Akşam üzeri ayrılmaz ikili Ali’le ağabeyi yol kenarında oturuyorlardı. Yokuşun yukarısından, köy meydanı tarafından iki kişi belirdi. Biri adam, diğeri çocuktu. Yaklaşınca tanıdılar, Fethi’yle babası Gâvur Hasan’dı gelenler.( Gâvur Hasan lakabının adamıydı, sertçeydi.) Adam tokadı yapıştırıyor, Fethi yalpalayarak düşmemek için yol kenarındaki örme çit avlulara tutunmaya çalışıyordu.’’Alacan mı bir daha cebimden para ulan?’’. Fethi ‘’Tamam baba, vurma, yapma! Bir daha almayacam!’’. ‘’ Alıp harcayacan mı?. Elli lirayı nasıl harcadın ulan! Ben onu nasıl kazandım biliyon mu?’’Fethi’nin, dudakları kıpırdıyor, yolun bir önce bitmesi için dua ediyordu sanki. Yokuşu çıkıp eve vardıklarında Fethi’nin de babasının da sesi kesilmişti…

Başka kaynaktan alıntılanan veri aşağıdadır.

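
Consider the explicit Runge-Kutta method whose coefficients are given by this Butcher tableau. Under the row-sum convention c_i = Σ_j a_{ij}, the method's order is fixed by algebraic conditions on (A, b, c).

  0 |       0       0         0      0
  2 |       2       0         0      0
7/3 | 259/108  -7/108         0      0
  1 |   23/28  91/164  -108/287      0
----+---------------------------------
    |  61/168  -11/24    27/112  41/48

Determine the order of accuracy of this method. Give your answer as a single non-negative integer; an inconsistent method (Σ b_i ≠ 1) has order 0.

b = (61/168, -11/24, 27/112, 41/48)
c = (0, 2, 7/3, 1)
Ac = (0, 0, -7/54, 19/82)
Σ b_i: 61/168·1 + (-11/24)·1 + 27/112·1 + 41/48·1 = 1 ✓
b·c: (-11/24)·2 + 27/112·7/3 + 41/48·1 = 1/2 ✓
b·c²: (-11/24)·4 + 27/112·49/9 + 41/48·1 = 1/3 ✓
b·Ac: 27/112·(-7/54) + 41/48·19/82 = 1/6 ✓
b·c³: (-11/24)·8 + 27/112·343/27 + 41/48·1 = 1/4 ✓
b·(c∘Ac): 27/112·(-49/162) + 41/48·19/82 = 1/8 ✓
b·Ac²: 27/112·(-7/27) + 41/48·7/41 = 1/12 ✓
b·A²c: 41/48·2/41 = 1/24 ✓; 4 stages ⇒ order 4.

4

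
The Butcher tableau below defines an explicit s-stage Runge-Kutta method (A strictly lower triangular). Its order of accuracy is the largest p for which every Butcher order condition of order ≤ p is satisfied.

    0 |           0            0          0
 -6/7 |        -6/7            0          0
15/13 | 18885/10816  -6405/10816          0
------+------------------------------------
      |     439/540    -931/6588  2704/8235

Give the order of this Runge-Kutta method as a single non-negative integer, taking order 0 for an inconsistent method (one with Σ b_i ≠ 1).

3

b = (439/540, -931/6588, 2704/8235)
c = (0, -6/7, 15/13)
Ac = (0, 0, 2745/5408)
Σ b_i: 439/540·1 + (-931/6588)·1 + 2704/8235·1 = 1 ✓
b·c: (-931/6588)·(-6/7) + 2704/8235·15/13 = 1/2 ✓
b·c²: (-931/6588)·36/49 + 2704/8235·225/169 = 1/3 ✓
b·Ac: 2704/8235·2745/5408 = 1/6 ✓; 3 stages ⇒ order 3.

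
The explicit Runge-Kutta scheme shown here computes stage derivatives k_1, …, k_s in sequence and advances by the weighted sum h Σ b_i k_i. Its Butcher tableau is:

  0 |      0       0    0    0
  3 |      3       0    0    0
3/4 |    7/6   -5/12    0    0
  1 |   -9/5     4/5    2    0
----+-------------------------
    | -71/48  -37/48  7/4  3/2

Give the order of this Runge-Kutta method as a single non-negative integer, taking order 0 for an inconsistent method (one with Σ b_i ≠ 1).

b = (-71/48, -37/48, 7/4, 3/2)
c = (0, 3, 3/4, 1)
Ac = (0, 0, -5/4, 39/10)
Σ b_i: (-71/48)·1 + (-37/48)·1 + 7/4·1 + 3/2·1 = 1 ✓
b·c: (-37/48)·3 + 7/4·3/4 + 3/2·1 = 1/2 ✓
b·c²: (-37/48)·9 + 7/4·9/16 + 3/2·1 = -285/64 ≠ 1/3 ⇒ order 2.
b·Ac: 7/4·(-5/4) + 3/2·39/10 = 293/80 ≠ 1/6

2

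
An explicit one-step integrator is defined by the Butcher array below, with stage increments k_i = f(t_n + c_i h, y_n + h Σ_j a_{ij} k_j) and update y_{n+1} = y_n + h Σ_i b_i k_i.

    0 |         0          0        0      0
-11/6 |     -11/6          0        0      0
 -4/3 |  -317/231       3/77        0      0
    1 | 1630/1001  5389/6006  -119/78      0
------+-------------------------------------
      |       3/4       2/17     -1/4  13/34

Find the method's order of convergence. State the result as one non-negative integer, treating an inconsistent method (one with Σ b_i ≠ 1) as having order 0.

4

b = (3/4, 2/17, -1/4, 13/34)
c = (0, -11/6, -4/3, 1)
Ac = (0, 0, -1/14, 425/1092)
Σ b_i: 3/4·1 + 2/17·1 + (-1/4)·1 + 13/34·1 = 1 ✓
b·c: 2/17·(-11/6) + (-1/4)·(-4/3) + 13/34·1 = 1/2 ✓
b·c²: 2/17·121/36 + (-1/4)·16/9 + 13/34·1 = 1/3 ✓
b·Ac: (-1/4)·(-1/14) + 13/34·425/1092 = 1/6 ✓
b·c³: 2/17·(-1331/216) + (-1/4)·(-64/27) + 13/34·1 = 1/4 ✓
b·(c∘Ac): (-1/4)·2/21 + 13/34·425/1092 = 1/8 ✓
b·Ac²: (-1/4)·11/84 + 13/34·17/56 = 1/12 ✓
b·A²c: 13/34·17/156 = 1/24 ✓; 4 stages ⇒ order 4.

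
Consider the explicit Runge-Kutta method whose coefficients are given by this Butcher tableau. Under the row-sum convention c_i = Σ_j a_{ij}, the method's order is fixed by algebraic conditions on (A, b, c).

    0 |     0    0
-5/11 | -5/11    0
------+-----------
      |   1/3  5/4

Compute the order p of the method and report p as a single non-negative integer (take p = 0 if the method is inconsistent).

b = (1/3, 5/4)
c = (0, -5/11)
Σ b_i: 1/3·1 + 5/4·1 = 19/12 ≠ 1 ⇒ order 0.

0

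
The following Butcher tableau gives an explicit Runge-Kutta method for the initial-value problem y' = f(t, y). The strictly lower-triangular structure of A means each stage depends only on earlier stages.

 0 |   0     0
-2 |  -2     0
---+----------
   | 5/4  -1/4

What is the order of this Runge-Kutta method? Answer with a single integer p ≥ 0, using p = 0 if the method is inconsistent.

2

b = (5/4, -1/4)
c = (0, -2)
Σ b_i: 5/4·1 + (-1/4)·1 = 1 ✓
b·c: (-1/4)·(-2) = 1/2 ✓; 2 stages ⇒ order 2.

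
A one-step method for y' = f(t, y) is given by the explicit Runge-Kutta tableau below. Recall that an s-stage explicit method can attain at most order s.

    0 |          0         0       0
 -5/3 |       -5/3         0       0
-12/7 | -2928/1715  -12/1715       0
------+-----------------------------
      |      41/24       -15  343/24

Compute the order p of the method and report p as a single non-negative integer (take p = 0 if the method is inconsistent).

3

b = (41/24, -15, 343/24)
c = (0, -5/3, -12/7)
Ac = (0, 0, 4/343)
Σ b_i: 41/24·1 + (-15)·1 + 343/24·1 = 1 ✓
b·c: (-15)·(-5/3) + 343/24·(-12/7) = 1/2 ✓
b·c²: (-15)·25/9 + 343/24·144/49 = 1/3 ✓
b·Ac: 343/24·4/343 = 1/6 ✓; 3 stages ⇒ order 3.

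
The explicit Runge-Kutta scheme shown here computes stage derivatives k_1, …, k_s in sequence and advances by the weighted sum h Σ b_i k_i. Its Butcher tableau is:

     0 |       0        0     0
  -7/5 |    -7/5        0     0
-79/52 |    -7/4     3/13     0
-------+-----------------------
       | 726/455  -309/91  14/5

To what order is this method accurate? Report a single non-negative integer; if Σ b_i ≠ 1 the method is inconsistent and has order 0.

b = (726/455, -309/91, 14/5)
c = (0, -7/5, -79/52)
Ac = (0, 0, -21/65)
Σ b_i: 726/455·1 + (-309/91)·1 + 14/5·1 = 1 ✓
b·c: (-309/91)·(-7/5) + 14/5·(-79/52) = 1/2 ✓
b·c²: (-309/91)·49/25 + 14/5·6241/2704 = -6517/33800 ≠ 1/3 ⇒ order 2.
b·Ac: 14/5·(-21/65) = -294/325 ≠ 1/6

2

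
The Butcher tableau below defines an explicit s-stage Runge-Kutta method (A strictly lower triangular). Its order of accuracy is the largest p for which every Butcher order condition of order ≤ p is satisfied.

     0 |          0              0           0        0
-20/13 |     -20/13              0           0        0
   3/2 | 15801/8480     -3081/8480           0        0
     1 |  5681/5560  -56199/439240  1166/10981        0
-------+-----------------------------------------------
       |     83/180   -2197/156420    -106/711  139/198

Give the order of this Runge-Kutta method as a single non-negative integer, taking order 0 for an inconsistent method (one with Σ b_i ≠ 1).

4

b = (83/180, -2197/156420, -106/711, 139/198)
c = (0, -20/13, 3/2, 1)
Ac = (0, 0, 237/424, 99/278)
Σ b_i: 83/180·1 + (-2197/156420)·1 + (-106/711)·1 + 139/198·1 = 1 ✓
b·c: (-2197/156420)·(-20/13) + (-106/711)·3/2 + 139/198·1 = 1/2 ✓
b·c²: (-2197/156420)·400/169 + (-106/711)·9/4 + 139/198·1 = 1/3 ✓
b·Ac: (-106/711)·237/424 + 139/198·99/278 = 1/6 ✓
b·c³: (-2197/156420)·(-8000/2197) + (-106/711)·27/8 + 139/198·1 = 1/4 ✓
b·(c∘Ac): (-106/711)·711/848 + 139/198·99/278 = 1/8 ✓
b·Ac²: (-106/711)·(-1185/1378) + 139/198·(-231/3614) = 1/12 ✓
b·A²c: 139/198·33/556 = 1/24 ✓; 4 stages ⇒ order 4.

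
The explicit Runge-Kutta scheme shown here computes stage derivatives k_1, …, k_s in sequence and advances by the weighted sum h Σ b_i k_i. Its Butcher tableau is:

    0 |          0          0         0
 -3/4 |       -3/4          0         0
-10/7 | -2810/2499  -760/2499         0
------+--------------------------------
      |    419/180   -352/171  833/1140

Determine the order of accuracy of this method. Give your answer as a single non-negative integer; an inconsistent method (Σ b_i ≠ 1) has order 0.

b = (419/180, -352/171, 833/1140)
c = (0, -3/4, -10/7)
Ac = (0, 0, 190/833)
Σ b_i: 419/180·1 + (-352/171)·1 + 833/1140·1 = 1 ✓
b·c: (-352/171)·(-3/4) + 833/1140·(-10/7) = 1/2 ✓
b·c²: (-352/171)·9/16 + 833/1140·100/49 = 1/3 ✓
b·Ac: 833/1140·190/833 = 1/6 ✓; 3 stages ⇒ order 3.

3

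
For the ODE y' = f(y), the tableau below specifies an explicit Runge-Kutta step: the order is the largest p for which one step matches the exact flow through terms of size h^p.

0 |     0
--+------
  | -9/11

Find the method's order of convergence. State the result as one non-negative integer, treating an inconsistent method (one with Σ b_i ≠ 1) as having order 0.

b = (-9/11)
c = (0)
Σ b_i: (-9/11)·1 = -9/11 ≠ 1 ⇒ order 0.

0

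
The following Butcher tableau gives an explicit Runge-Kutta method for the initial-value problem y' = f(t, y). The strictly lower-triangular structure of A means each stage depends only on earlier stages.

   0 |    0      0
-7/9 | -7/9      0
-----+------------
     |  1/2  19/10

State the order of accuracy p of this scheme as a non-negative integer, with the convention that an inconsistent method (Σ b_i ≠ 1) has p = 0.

0

b = (1/2, 19/10)
c = (0, -7/9)
Σ b_i: 1/2·1 + 19/10·1 = 12/5 ≠ 1 ⇒ order 0.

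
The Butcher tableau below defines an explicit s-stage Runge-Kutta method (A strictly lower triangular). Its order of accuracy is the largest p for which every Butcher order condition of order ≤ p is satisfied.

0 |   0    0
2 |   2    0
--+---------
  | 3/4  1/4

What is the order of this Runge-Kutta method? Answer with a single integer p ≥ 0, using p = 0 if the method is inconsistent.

b = (3/4, 1/4)
c = (0, 2)
Σ b_i: 3/4·1 + 1/4·1 = 1 ✓
b·c: 1/4·2 = 1/2 ✓; 2 stages ⇒ order 2.

2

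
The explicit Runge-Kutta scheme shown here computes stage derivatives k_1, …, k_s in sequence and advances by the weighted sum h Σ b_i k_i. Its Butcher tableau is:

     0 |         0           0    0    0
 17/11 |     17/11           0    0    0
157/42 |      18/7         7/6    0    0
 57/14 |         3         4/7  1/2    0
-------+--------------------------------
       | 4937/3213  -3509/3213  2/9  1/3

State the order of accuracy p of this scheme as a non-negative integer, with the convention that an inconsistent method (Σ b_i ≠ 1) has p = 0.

b = (4937/3213, -3509/3213, 2/9, 1/3)
c = (0, 17/11, 157/42, 57/14)
Ac = (0, 0, 119/66, 2543/924)
Σ b_i: 4937/3213·1 + (-3509/3213)·1 + 2/9·1 + 1/3·1 = 1 ✓
b·c: (-3509/3213)·17/11 + 2/9·157/42 + 1/3·57/14 = 1/2 ✓
b·c²: (-3509/3213)·289/121 + 2/9·24649/1764 + 1/3·3249/196 = 95609/15876 ≠ 1/3 ⇒ order 2.
b·Ac: 2/9·119/66 + 1/3·2543/924 = 10961/8316 ≠ 1/6

2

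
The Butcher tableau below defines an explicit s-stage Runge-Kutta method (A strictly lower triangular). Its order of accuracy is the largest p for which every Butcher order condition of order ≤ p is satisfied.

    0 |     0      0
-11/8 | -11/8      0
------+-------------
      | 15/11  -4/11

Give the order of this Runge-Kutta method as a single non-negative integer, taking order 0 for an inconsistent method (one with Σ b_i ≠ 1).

b = (15/11, -4/11)
c = (0, -11/8)
Σ b_i: 15/11·1 + (-4/11)·1 = 1 ✓
b·c: (-4/11)·(-11/8) = 1/2 ✓; 2 stages ⇒ order 2.

2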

Ali, devamlı ağabeyiyle beraber oynardı, hiç ayrılmazlar, hiç kavga etmezlerdi… Belki de bu yüzden her şeyleri aynıydı.Duyguları, düşünceleri, zevkleri. Biri üzülse diğeri de üzülür, gülse gülerdi.O kadar ki ,görenler ikiz zanneder, isimlerini bile karıştırırlardı. Bazen sadece bakışmaları yeterdi, çoğunlukla konuşmadan anlaşırlardı. Ağabeyi Ali’ye uzun uzun bakarak’’Gördün mü? İyi ki biz harcamamışız kırmızı pantolonlu çocuğun parasını… Meğer kırmızı pantolonlu çocuk Fethi’nin ta kendisiymiş. Parayı da babası Gavur Hasan’ın cebinden habersiz almış!’’ der gibiydi.